Laying in a burrito shape, suspended at mouth-height for a bear, my mind started playing tricks on me, and my ears started seeking out into the dark. Again, I heard the rocks. Again I was frozen there, listening.  Then I heard a big stick crack.

I was flooded with adrenaline, yet unable to move. This was not spooky paranoia, but the legitimate fear of a real-life monster. Grizzlies are dangerous. There is no two ways about that, and this section of the British Columbia is an where conservation staff chopper in pesky bears – the ones that have been found too close to humans. Butts Cabin was looking much better than it had earlier that day. What I would have given to be safe within the logs of that stinky place rather than dangling so deliciously.

All of this was going through my mind as I lay in wait, listening intently for more sounds and considering my options. But now only the sound of the stream could be heard. After 20 minutes – or was it 20 seconds? you just can’t judge the passage of time in these situations – I started to relax, and prepare to get back to sleep.

The silence was broken again – this time by an ungodly wheezing sound of an unmistakably large animal. “Wheeze, wheeze, wheeze”- it sounded territorial, and it was moving around me.
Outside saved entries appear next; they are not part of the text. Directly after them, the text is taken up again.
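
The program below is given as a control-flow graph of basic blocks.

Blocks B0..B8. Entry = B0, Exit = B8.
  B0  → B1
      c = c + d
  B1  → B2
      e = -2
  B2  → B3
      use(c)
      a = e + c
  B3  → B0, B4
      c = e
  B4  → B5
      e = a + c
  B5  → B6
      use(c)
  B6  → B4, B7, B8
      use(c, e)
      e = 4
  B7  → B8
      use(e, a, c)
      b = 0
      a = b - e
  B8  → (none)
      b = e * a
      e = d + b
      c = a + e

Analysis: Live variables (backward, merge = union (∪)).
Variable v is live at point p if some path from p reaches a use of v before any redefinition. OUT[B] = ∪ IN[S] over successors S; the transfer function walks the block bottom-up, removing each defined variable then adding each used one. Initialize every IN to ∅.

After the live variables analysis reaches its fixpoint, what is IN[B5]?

Answer: {a, c, d, e}

Working:
Converged values:
  B0: | IN={c, d} | OUT={c, d}
  B1: | IN={c, d} | OUT={c, d, e}
  B2: | IN={c, d, e} | OUT={a, d, e}
  B3: | IN={a, d, e} | OUT={a, c, d}
  B4: | IN={a, c, d} | OUT={a, c, d, e}
  B5: | IN={a, c, d, e} | OUT={a, c, d, e}
  B6: | IN={a, c, d, e} | OUT={a, c, d, e}
  B7: | IN={a, c, d, e} | OUT={a, d, e}
  B8: | IN={a, d, e} | OUT={}

Merge at B5: OUT[B5] = IN[B6] = {a, c, d, e}
Applying B5's transfer function to that OUT value gives IN[B5] (row B5 above).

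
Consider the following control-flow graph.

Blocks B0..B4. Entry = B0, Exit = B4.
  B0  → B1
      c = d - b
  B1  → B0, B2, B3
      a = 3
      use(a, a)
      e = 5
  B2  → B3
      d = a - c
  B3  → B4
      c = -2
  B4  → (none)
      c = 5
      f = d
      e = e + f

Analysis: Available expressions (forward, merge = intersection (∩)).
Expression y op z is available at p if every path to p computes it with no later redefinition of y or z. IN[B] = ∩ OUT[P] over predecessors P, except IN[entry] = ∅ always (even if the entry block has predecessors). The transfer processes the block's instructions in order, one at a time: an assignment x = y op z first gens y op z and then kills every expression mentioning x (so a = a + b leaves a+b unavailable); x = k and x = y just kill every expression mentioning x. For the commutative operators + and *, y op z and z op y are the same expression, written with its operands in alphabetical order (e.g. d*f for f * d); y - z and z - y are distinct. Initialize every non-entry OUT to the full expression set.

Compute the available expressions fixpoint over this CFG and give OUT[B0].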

Spoiler alert: I did not get eaten that night, but I want to point out that Bob was also witness to this sound. Of course, I asked him about it the next day. He said that he had also heard it, but that he didn’t worry about it because he figured there was nothing he could do about it.

I did not know that was possible. Over the years, Bob has amazed me with his ability to relax in trying situations, with his physical strength and endurance, and his unflappably positive outlook. Now I have to assume that Bob suffers from (or is blessed with?) pronoia. Wikipedia defines pronia as a neologism that is defined as the opposite state of mind to paranoia: having the sense that there is a conspiracy that exists to help the person. It is also used to describe a philosophy that the world is set up to secretly benefit people.

I will never know what that wheezing sound was, but I did a little research, and I think it was a bear. I could find no references about elk or deer making this particular sound. Elk do make some weird trumpeting sounds, but that is not what I heard. What I heard sounded like the first five seconds of this clip, but louder, harder, and over and over again.

Wheeze, wheeze, wheeze. That is what Bob heard, then rolled over and went back to sleep.